I think that I am consistent with the Republican party’s claim that one Mr. Barack Obama spends too much. Further, I think that I am consistent with the same Republican party in their view that it’s spending, not revenue that’s the problem. After all, I’ve demonstrated that receipts increase year over year at a 7.2%. And by simply slowing the growth of government, we can balance the budget in as little as 19 years. God forbid what happens if we actually REDUCE the year over year of the government spend.
To that end, there has been much talk in the nation about that government spending. Where it came from and who is actually spending it.
Remember, the subject is spending. And that Barack is doing more of it than anyone else.
The context is “who is contributing to the massive increase in government spending we are seeing?”
And the answer to that question is being answered by this graph:
Despite what antigovernment conservatives say, non-defense discretionary spending on areas like foreign aid, education and food safety was not a driving factor in creating the deficits. In fact, such spending, accounting for only 15 percent of the budget, has been basically flat as a share of the economy for decades. Cutting it simply will not fill the deficit hole.
Umm, Miss Teresa, I don’t think I know of one anti-government conservative who says that the trouble were in is due to “non-defense discretionary spending on areas like foreign aid, education and food safety”. We ALL think it’s spending in ALL areas of government, most especially in the entitlements. But anyway, continue:
In 2001, President George W. Bush inherited a surplus, with projections by the Congressional Budget Office for ever-increasing surpluses, assuming continuation of the good economy and President Bill Clinton’s policies. But every year starting in 2002, the budget fell into deficit. In January 2009, just before President Obama took office, the budget office projected a $1.2 trillion deficit for 2009 and deficits in subsequent years, based on continuing Mr. Bush’s policies and the effects of recession. Mr. Obama’s policies in 2009 and 2010, including the stimulus package, added to the deficits in those years but are largely temporary.
First, to be fair, those weren’t Clinton’s policies. He shut down the federal government when he vetoed the first bill sent to him. Only after he reached a deal with the House Republicans did he sign that deal. It was the Republican policies…. But Miss Teresa is correct when she says that Dubya spent like a Democrat during his time on office. Deficits DID amass and we did over spend. In fact, spending seemed to be the answer to every crisis we faced. But for her to conclude that Obama’s spending is temporary is grossly inaccurate.
…under Mr. Bush, tax cuts and war spending were the biggest policy drivers of the swing from projected surpluses to deficits from 2002 to 2009. Budget estimates that didn’t foresee the recessions in 2001 and in 2008 and 2009 also contributed to deficits. Mr. Obama’s policies, taken out to 2017, add to deficits, but not by nearly as much.

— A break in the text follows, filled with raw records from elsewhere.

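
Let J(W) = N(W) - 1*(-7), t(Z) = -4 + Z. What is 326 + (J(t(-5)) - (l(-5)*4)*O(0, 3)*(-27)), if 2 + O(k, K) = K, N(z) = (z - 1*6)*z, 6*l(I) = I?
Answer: 378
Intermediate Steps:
l(I) = I/6
N(z) = z*(-6 + z) (N(z) = (z - 6)*z = (-6 + z)*z = z*(-6 + z))
J(W) = 7 + W*(-6 + W) (J(W) = W*(-6 + W) - 1*(-7) = W*(-6 + W) + 7 = 7 + W*(-6 + W))
O(k, K) = -2 + K
326 + (J(t(-5)) - (l(-5)*4)*O(0, 3)*(-27)) = 326 + ((7 + (-4 - 5)*(-6 + (-4 - 5))) - (((⅙)*(-5))*4)*(-2 + 3)*(-27)) = 326 + ((7 - 9*(-6 - 9)) - -⅚*4*1*(-27)) = 326 + ((7 - 9*(-15)) - (-10/3*1)*(-27)) = 326 + ((7 + 135) - (-10)*(-27)/3) = 326 + (142 - 1*90) = 326 + (142 - 90) = 326 + 52 = 378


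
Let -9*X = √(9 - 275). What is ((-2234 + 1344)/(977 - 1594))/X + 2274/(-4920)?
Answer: -379/820 + 4005*I*√266/82061 ≈ -0.46219 + 0.79599*I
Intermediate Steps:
X = -I*√266/9 (X = -√(9 - 275)/9 = -I*√266/9 ≈ -1.8122*I)
((-2234 + 1344)/(977 - 1594))/X + 2274/(-4920) = ((-2234 + 1344)/(977 - 1594))/((-I*√266/9)) + 2274/(-4920) = (-890/(-617))*(9*I*√266/266) + 2274*(-1/4920) = (-890*(-1/617))*(9*I*√266/266) - 379/820 = 890*(9*I*√266/266)/617 - 379/820 = 4005*I*√266/82061 - 379/820 = -379/820 + 4005*I*√266/82061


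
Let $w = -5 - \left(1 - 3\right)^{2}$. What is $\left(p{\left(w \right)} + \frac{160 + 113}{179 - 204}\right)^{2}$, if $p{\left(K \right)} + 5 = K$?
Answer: $\frac{388129}{625} \approx 621.01$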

Here is where Teresa shifts the debate from spending to deficit. Yes, spending on the wars contribute to the deficit through spending. But she creates an equivalence between spending on the war and reducing receipts based on tax cuts. Further, she is assuming that the tax cuts and not the recession contributed to the lower receipts. But I digress. Over time, from tax rates at their very highest to their very lowest, the economy delivers a very reliable 7.2% increase year over year in revenue. This suggests that tax rates alone are not an indicator, but rather how those rates might expand or contract an economy or even what the size of the base of those taxes might be.
Anyway, here is the graph:
Here are my issues:
- We are focusing on spending. And tax cuts are not counted as spending. No matter what Obama says, by closing loopholes you are not cutting spending.

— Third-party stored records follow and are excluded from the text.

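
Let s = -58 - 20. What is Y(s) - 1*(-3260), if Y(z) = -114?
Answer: 3146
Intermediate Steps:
s = -78
Y(s) - 1*(-3260) = -114 - 1*(-3260) = -114 + 3260 = 3146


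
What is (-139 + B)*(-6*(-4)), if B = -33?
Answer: -4128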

- The wars in Afghanistan and Iraq are being allocated to Bush in their entirety. This hides the facts that Iraq spending is down considerably, well over half from it’s peak, and that Obama actually INCREASED the spending in the Afghan conflict.
- The chart is failing to show that TARP was changed dramatically after Obama took office and those changes should be allocated to him
- The 2008 stimulus was much much smaller than $773 billion.

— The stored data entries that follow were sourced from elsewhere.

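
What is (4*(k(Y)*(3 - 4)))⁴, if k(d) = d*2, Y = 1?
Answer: 4096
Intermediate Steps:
k(d) = 2*d
(4*(k(Y)*(3 - 4)))⁴ = (4*((2*1)*(3 - 4)))⁴ = (4*(2*(-1)))⁴ = (4*(-2))⁴ = (-8)⁴ = 4096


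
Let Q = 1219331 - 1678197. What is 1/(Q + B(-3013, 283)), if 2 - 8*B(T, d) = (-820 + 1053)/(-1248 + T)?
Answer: -34088/15641815453 ≈ -2.1793e-6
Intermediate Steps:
Q = -458866
B(T, d) = ¼ - 233/(8*(-1248 + T)) (B(T, d) = ¼ - (-820 + 1053)/(8*(-1248 + T)) = ¼ - 233/(8*(-1248 + T)))
1/(Q + B(-3013, 283)) = 1/(-458866 + (-2729 + 2*(-3013))/(8*(-1248 - 3013))) = 1/(-458866 + (⅛)*(-2729 - 6026)/(-4261)) = 1/(-458866 + (⅛)*(-1/4261)*(-8755)) = 1/(-458866 + 8755/34088) = 1/(-15641815453/34088) = -34088/15641815453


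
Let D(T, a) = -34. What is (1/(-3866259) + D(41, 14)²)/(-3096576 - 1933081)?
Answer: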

- The changes to spending that Obama has been responsible for have come in many areas, not just in new policy and are in now way considered to be temporary. For example, in 2010, outlays did diminish by 2%, but that is a far cry from the dramatic run up we saw in 2009 and 2010. And while future projections show only modest growth, it is not true that we are making any effort to move back to pre-exposive growth policies.
I’m as upset with both parties right now. Both are failing to offer cuts in any meaningful or literal sense. What they are talking about is a cut in what they had already planned to spend. For example, if I spent $100 on baseball cards this month and budgeted a $200 spend next month and THEN told my wife I would cut my habit by half, she would expect to see $50 in baseball card expenses, not $150 in the same. However, there is no mistaking that Obama is a massive spender and wants only to continue to do the same.